Alberta’s coal phaseout: can wind replace coal?

Last time I started to unpack the inherently dismal performance and underlying economics of wind power in Alberta. The whole reason Alberta has started this dysfunctional relationship with wind is because it has a dream that wind will somehow replace coal for electricity generation. This dream is shared by wind advocates across the globe. Can it ever achieve reality?

Recall last time I showed each grid-connected Alberta wind farm’s output over the period October 24 2018–June 25 2019. I presented the data in the form of non-exceedance curves for each wind farm. I repeat that figure below. (If the individual plots are too small you can enlarge them; they won’t pixelate.)

All the curves have the same general shape: they all slope steadily upward from left to right. They all look pretty much the same. Ho-hum, kind of boring.

Now, let’s look at the non-exceedance curves for each of the sixteen Alberta coal plants, over the same period.

Notice how the coal curves are much different in shape than the wind ones? In particular, look at the plots for the Genessee, Keephills, and Sheerness facilities—those are the ones that, going by the capacity factor (CF) figure in the plot titles, saw most of the action over the sample period. Note the location of the dashed median lines in the plots for those facilities. Compare those positions with the median line positions in every single one of the wind plots.1

That difference in the shape of the curves and the location of the median lines is, in a nutshell, why wind absolutely will not replace coal in Alberta. The location of the median lines in the coal plots is determined by the will of the system operator, instructing the operators of the individual coal plants at time t_1 to put x megawatts of power into the system at or by time t_2. The coal plant operator receives the order from the system operator, and throttles the boiler accordingly—if the system operator wants more power, then more pulverized coal is fed to the firebox.

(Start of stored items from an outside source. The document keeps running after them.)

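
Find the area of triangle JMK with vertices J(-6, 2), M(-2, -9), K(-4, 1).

Using the Shoelace formula for a triangle:
Area = (1/2)|x0(y1 - y2) + x1(y2 - y0) + x2(y0 - y1)|
Area = (1/2)|-6(-9 - 1) + -2(1 - 2) + -4(2 - -9)|
Area = (1/2)|60 + 2 + -44|
Area = (1/2)|18|
Area = (1/2)(18)
Area = 9

9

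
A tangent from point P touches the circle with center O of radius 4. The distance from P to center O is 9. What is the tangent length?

The tangent, radius, and line from the external point to the center form a right triangle.
The right angle is where the tangent meets the radius.
By the Pythagorean theorem: tangent² + 4² = 9²
tangent² = 81 - 16 = 65
tangent = sqrt(65)

sqrt(65)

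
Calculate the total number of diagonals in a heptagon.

Total line segments between 7 vertices = C(7,2) = 21.
Subtract the 7 sides: 21 - 7 = 14 diagonals.

14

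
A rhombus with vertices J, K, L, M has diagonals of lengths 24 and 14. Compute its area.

Area = (24 * 14) / 2 = 336 / 2 = 168

168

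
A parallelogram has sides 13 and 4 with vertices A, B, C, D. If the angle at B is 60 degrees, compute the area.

Area = 13 * 4 * sin(60°) = 52 * sqrt(3)/2 = 26*sqrt(3)

26*sqrt(3)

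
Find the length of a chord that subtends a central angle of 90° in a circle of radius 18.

Chord = 2(18) sin(45°) = 18*sqrt(2)

18*sqrt(2)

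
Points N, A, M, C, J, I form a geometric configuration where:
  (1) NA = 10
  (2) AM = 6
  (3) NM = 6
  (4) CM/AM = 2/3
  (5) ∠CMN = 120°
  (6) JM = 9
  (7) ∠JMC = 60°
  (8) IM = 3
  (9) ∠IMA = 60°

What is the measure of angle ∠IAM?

Step 1: By the law of cosines on triangle AMI: AI² = 6² + 3² − 2·6·3·cos(60°) = 27, so AI = 3·√3.
Step 2: By the inverse law of cosines on triangle IAM: cos(∠IAM) = ((3·√3)² + 6² − 3²) / (2·3·√3·6) = 54/62.35 = 0.866, so ∠IAM = 30°.

Therefore, the measure of angle ∠IAM = 30°.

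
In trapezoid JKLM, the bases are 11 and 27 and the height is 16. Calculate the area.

Area of a trapezoid = (base1 + base2) * height / 2
Area = (11 + 27) * 16 / 2
Area = 38 * 16 / 2
Area = 608 / 2
Area = 304

304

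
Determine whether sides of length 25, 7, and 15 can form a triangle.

Check the triangle inequality: 7 + 15 = 22 ≤ 25.
Since the sum of two sides does not exceed the third, no triangle can be formed.

No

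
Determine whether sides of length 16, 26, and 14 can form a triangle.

Yes.
The triangle inequality requires that the sum of any two sides exceeds the third.
Here 14 + 16 = 30 > 26, so the condition is met.

Yes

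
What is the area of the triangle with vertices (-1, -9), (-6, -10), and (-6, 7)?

Using the Shoelace formula for a triangle:
Area = (1/2)|x0(y1 - y2) + x1(y2 - y0) + x2(y0 - y1)|
Area = (1/2)|-1(-10 - 7) + -6(7 - -9) + -6(-9 - -10)|
Area = (1/2)|17 + -96 + -6|
Area = (1/2)|-85|
Area = (1/2)(85)
Area = 85/2

85/2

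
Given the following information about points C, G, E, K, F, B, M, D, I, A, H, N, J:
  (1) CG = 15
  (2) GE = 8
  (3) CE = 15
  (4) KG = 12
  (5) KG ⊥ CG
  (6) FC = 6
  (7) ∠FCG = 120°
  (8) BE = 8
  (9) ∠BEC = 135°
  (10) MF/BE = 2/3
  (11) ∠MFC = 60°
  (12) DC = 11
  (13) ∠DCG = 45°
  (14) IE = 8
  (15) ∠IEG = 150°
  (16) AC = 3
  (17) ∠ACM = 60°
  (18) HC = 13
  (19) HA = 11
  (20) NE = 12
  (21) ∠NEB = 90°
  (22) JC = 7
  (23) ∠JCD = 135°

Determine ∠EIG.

Step 1: By the law of cosines on triangle IEG: IG² = 8² + 8² − 2·8·8·cos(150°) = 238.85, so IG ≈ 15.45.
Step 2: By the inverse law of cosines on triangle EIG: cos(∠EIG) = (8² + 15.45² − 8²) / (2·8·15.45) = 238.85/247.28 = 0.9659, so ∠EIG = 15°.

Therefore, the measure of angle ∠EIG = 15°.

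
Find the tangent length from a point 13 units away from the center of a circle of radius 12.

The tangent, radius, and line from the external point to the center form a right triangle.
The right angle is where the tangent meets the radius.
By the Pythagorean theorem: tangent² + 12² = 13²
tangent² = 169 - 144 = 25
tangent = 5

5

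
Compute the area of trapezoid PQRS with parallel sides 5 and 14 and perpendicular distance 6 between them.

Area of a trapezoid = (base1 + base2) * height / 2
Area = (5 + 14) * 6 / 2
Area = 19 * 6 / 2
Area = 114 / 2
Area = 57

57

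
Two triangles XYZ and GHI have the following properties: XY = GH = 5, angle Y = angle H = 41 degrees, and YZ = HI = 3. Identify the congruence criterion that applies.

The given information provides:
XY = GH = 5, angle Y = angle H = 41 degrees, and YZ = HI = 3
This matches the SAS congruence theorem.
Two pairs of corresponding sides and the included angle are equal (Side-Angle-Side).

SAS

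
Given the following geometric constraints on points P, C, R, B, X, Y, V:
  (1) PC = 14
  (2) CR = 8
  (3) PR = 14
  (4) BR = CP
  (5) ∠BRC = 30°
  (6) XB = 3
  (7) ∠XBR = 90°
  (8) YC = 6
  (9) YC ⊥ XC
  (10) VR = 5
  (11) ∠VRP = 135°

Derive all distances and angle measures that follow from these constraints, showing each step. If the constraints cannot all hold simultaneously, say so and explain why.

The constraints are consistent.

From the given relations:
  BR = CP = 14

Step 1: From PR = 14, RV = 5, and ∠PRV = 135°, by the law of cosines:
  PV² = PR² + RV² - 2·PR·RV·cos(135°) = 196 + 25 + 98.99 = 320
  PV ≈ 17.89

Step 2: From CR = 8, RB = 14, and ∠CRB = 30°, by the law of cosines:
  CB² = CR² + RB² - 2·CR·RB·cos(30°) = 64 + 196 - 194 = 66.01
  CB ≈ 8.12

Step 3: From RB = 14, BX = 3, and ∠RBX = 90°, by the law of cosines:
  RX² = RB² + BX² - 2·RB·BX·cos(90°) = 196 + 9 - 0 = 205
  RX ≈ 14.32

Step 4: From PC = 14, PR = 14, CR = 8, by the inverse law of cosines:
  cos(∠CPR) = (PC² + PR² - CR²) / (2·PC·PR)
  ∠CPR = 33.2°

Step 5: From CP = 14, CR = 8, PR = 14, by the inverse law of cosines:
  cos(∠PCR) = (CP² + CR² - PR²) / (2·CP·CR)
  ∠PCR = 73.4°

Step 6: From RC = 8, RP = 14, CP = 14, by the inverse law of cosines:
  cos(∠CRP) = (RC² + RP² - CP²) / (2·RC·RP)
  ∠CRP = 73.4°

Step 7: From PR = 14, PV = 17.89, RV = 5, by the inverse law of cosines:
  cos(∠RPV) = (PR² + PV² - RV²) / (2·PR·PV)
  ∠RPV = 11.4°

Step 8: From CB = 8.12, CR = 8, BR = 14, by the inverse law of cosines:
  cos(∠BCR) = (CB² + CR² - BR²) / (2·CB·CR)
  ∠BCR = 120.51°

Step 9: From RB = 14, RX = 14.32, BX = 3, by the inverse law of cosines:
  cos(∠BRX) = (RB² + RX² - BX²) / (2·RB·RX)
  ∠BRX = 12.09°

Step 10: From BC = 8.12, BR = 14, CR = 8, by the inverse law of cosines:
  cos(∠CBR) = (BC² + BR² - CR²) / (2·BC·BR)
  ∠CBR = 29.49°

Step 11: From XB = 3, XR = 14.32, BR = 14, by the inverse law of cosines:
  cos(∠BXR) = (XB² + XR² - BR²) / (2·XB·XR)
  ∠BXR = 77.91°

Step 12: From VP = 17.89, VR = 5, PR = 14, by the inverse law of cosines:
  cos(∠PVR) = (VP² + VR² - PR²) / (2·VP·VR)
  ∠PVR = 33.6°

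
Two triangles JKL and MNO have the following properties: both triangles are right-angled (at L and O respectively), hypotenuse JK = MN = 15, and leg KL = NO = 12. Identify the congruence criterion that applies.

The given information provides:
both triangles are right-angled (at L and O respectively), hypotenuse JK = MN = 15, and leg KL = NO = 12
This matches the HL congruence theorem.
The hypotenuse and one leg of two right triangles are equal (Hypotenuse-Leg).

HL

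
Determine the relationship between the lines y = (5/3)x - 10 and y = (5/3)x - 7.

Slope of line 1: m1 = 5/3
Slope of line 2: m2 = 5/3
Two lines are parallel if and only if they have equal slopes (or both are vertical).
Here m1 = m2 = 5/3, confirming the lines are parallel.

Parallel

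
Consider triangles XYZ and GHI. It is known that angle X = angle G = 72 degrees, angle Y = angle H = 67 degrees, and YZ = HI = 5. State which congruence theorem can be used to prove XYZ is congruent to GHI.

The given information matches AAS: Two pairs of corresponding angles and a non-included side are equal (Angle-Angle-Side).

AAS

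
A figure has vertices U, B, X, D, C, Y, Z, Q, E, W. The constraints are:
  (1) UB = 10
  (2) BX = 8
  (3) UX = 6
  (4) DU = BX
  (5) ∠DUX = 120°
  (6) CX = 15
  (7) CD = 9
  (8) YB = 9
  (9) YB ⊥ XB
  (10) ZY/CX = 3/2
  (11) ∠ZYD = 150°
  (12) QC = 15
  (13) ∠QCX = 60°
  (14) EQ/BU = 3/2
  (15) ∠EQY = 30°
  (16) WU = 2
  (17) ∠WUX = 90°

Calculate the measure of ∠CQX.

Step 1: By the law of cosines on triangle QCX: QX² = 15² + 15² − 2·15·15·cos(60°) = 225, so QX = 15.
Step 2: By the inverse law of cosines on triangle CQX: cos(∠CQX) = (15² + 15² − 15²) / (2·15·15) = 225/450 = 0.5, so ∠CQX = 60°.

Therefore, the measure of angle ∠CQX = 60°.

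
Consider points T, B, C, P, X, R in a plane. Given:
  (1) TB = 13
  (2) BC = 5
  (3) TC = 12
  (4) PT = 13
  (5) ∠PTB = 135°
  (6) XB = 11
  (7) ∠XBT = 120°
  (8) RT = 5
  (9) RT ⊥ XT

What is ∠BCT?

Step 1: By the inverse law of cosines on triangle BCT: cos(∠BCT) = (5² + 12² − 13²) / (2·5·12) = 0/120 = 0, so ∠BCT = 90°.

Therefore, the measure of angle ∠BCT = 90°.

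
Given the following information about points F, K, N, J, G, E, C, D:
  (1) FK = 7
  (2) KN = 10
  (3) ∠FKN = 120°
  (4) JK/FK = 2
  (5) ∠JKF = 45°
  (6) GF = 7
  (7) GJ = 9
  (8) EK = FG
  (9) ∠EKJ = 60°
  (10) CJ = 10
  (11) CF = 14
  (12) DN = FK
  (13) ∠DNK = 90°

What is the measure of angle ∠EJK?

From the given relations: JK = 2·FK = 2·7 = 14; EK = FG = 7.
Step 1: By the law of cosines on triangle JKE: JE² = 14² + 7² − 2·14·7·cos(60°) = 147, so JE = 7·√3.
Step 2: By the inverse law of cosines on triangle EJK: cos(∠EJK) = ((7·√3)² + 14² − 7²) / (2·7·√3·14) = 294/339.48 = 0.866, so ∠EJK = 30°.

Therefore, the measure of angle ∠EJK = 30°.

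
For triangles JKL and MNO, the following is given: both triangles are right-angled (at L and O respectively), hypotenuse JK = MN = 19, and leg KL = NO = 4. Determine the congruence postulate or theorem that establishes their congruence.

The given information provides:
both triangles are right-angled (at L and O respectively), hypotenuse JK = MN = 19, and leg KL = NO = 4
This matches the HL congruence theorem.
The hypotenuse and one leg of two right triangles are equal (Hypotenuse-Leg).

HL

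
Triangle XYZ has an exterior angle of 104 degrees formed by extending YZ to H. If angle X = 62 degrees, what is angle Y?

By the exterior angle theorem: exterior angle = sum of remote interior angles.
104 = 62 + angle Y
angle Y = 104 - 62 = 42 degrees

42 degrees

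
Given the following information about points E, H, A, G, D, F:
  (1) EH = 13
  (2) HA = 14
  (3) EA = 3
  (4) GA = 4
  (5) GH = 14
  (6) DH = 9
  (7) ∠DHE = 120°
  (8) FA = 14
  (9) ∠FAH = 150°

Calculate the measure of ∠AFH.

Step 1: By the law of cosines on triangle FAH: FH² = 14² + 14² − 2·14·14·cos(150°) = 731.48, so FH ≈ 27.05.
Step 2: By the inverse law of cosines on triangle AFH: cos(∠AFH) = (14² + 27.05² − 14²) / (2·14·27.05) = 731.48/757.29 = 0.9659, so ∠AFH = 15°.

Therefore, the measure of angle ∠AFH = 15°.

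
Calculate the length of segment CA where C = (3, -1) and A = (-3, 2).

d = sqrt((-3 - 3)^2 + (2 - -1)^2)
d = sqrt(-6^2 + 3^2)
d = sqrt(36 + 9)
d = sqrt(45) = 3*sqrt(5)

3*sqrt(5)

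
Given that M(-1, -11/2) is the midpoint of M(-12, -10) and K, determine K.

Using the midpoint formula: M = ((x1 + x2)/2, (y1 + y2)/2)
We know M = (-1, -11/2) and M = (-12, -10)
For x: -1 = (-12 + x2)/2, so x2 = 2*-1 - -12 = 10
For y: -11/2 = (-10 + y2)/2, so y2 = 2*-11/2 - -10 = -1
K = (10, -1)

(10, -1)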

The location of the median lines in the wind plots, on the other hand, is a function of the inherent intermittence of wind. There’s nothing the wind farm operator can do to change that. Wind blows when wind blows. How much does it blow in Alberta? Look at the wind plots. Wind farm electrical generation is a rough proxy for the fluid dynamics of wind at that location over a period. The non-exceedance curves in the individual plots give probabilities, based on the output values of the sample. That’s how much the wind blew over the roughly 344,000 minutes October 24 2018–June 25 2019 in each of the locations where the Alberta wind farms are.

Wind advocates’ answer to the impossibility of matching wind output to system demand on a timely basis is typically twofold:

  1. Scale up the number of wind farms so they collectively produce as much energy over a year as the coal plants collectively do.
  2. In periods where wind output exceeds demand, store the surplus in batteries. Use the stored energy to cover the shortfall during periods where wind output falls short of demand. That way, non-exceedance curves of the combination of wind plus battery output would, in the aggregate, resemble those of those coal plants that saw the real action over the period.

The first is a political non-starter. Wind turbines occupy around 28 hectares per installed megawatt (Meredith Angwin in her excellent Campaigning for Clean Air arrives at 34.5 hectares, which is likely more reliable; I’ll stick with 28 because all my calculations are based on it and I’m too lazy to change). To replace coal with an 80:20 mix of gas and wind would require over 1,000 square kilometers of territory for just the wind turbines—that’s greater than the amount of land distrurbed by oilsands operations. To completely replace coal’s annual output with wind would require plastering Alberta with 5,000 km\textsuperscript{2} of wind turbines (more if Meredith’s number is the right one). That won’t happen.

And the second part of the twofold wind advocate answer to matching wind to demand—using batteries to store surplus wind output—is even more risible. I’ll explain why next post. For now, recognize that grid-scale battery storage capacity costs around CAN$278 per kilowatt-hour.

NOTE: The recent Alberta provincial election that saw Jason Kenney replace Rachel Notley as premier puts Alberta in line to become one of the federal “backstopped” provinces—i.e. one of the provinces that does not have a carbon tax that is to the liking of the current federal government. All of the aforementioned Alberta coal plants meet the criteria for a “covered facility” under the Output Based Pricing System (OBPS)—i.e., they all emit more than 50,000 tons of CO2 per year. Genessee Unit 1 threw more than 30 times that amount into the air just in the roughly 8-month period studied here. Every coal unit with a mean output greater than 10 MW broke the 50,000-ton limit in the 8 months.2 That’s every plant except Sundance 3 and 5. It will be interesting to see how or whether the Alberta coal plants get tagged with the federal backstop tax.

  1. Recall from the last article that the median lines in these curves are at the output (x-axis) value above or below which there’s a fifty-fifty probability the farm will produce at any given time.
  2. Mean MW \times 5,735 hours (344,112 minutes \div 60 minutes per hour = 5,735 hours) = megawatt-hours over the period. Multiply that figure by 800 grams per kilowatt-hour (the approximate average CIPK of Alberta coal-fired power generation) to find total grams of CO2; divide by 1,000,000 to obtain tons.)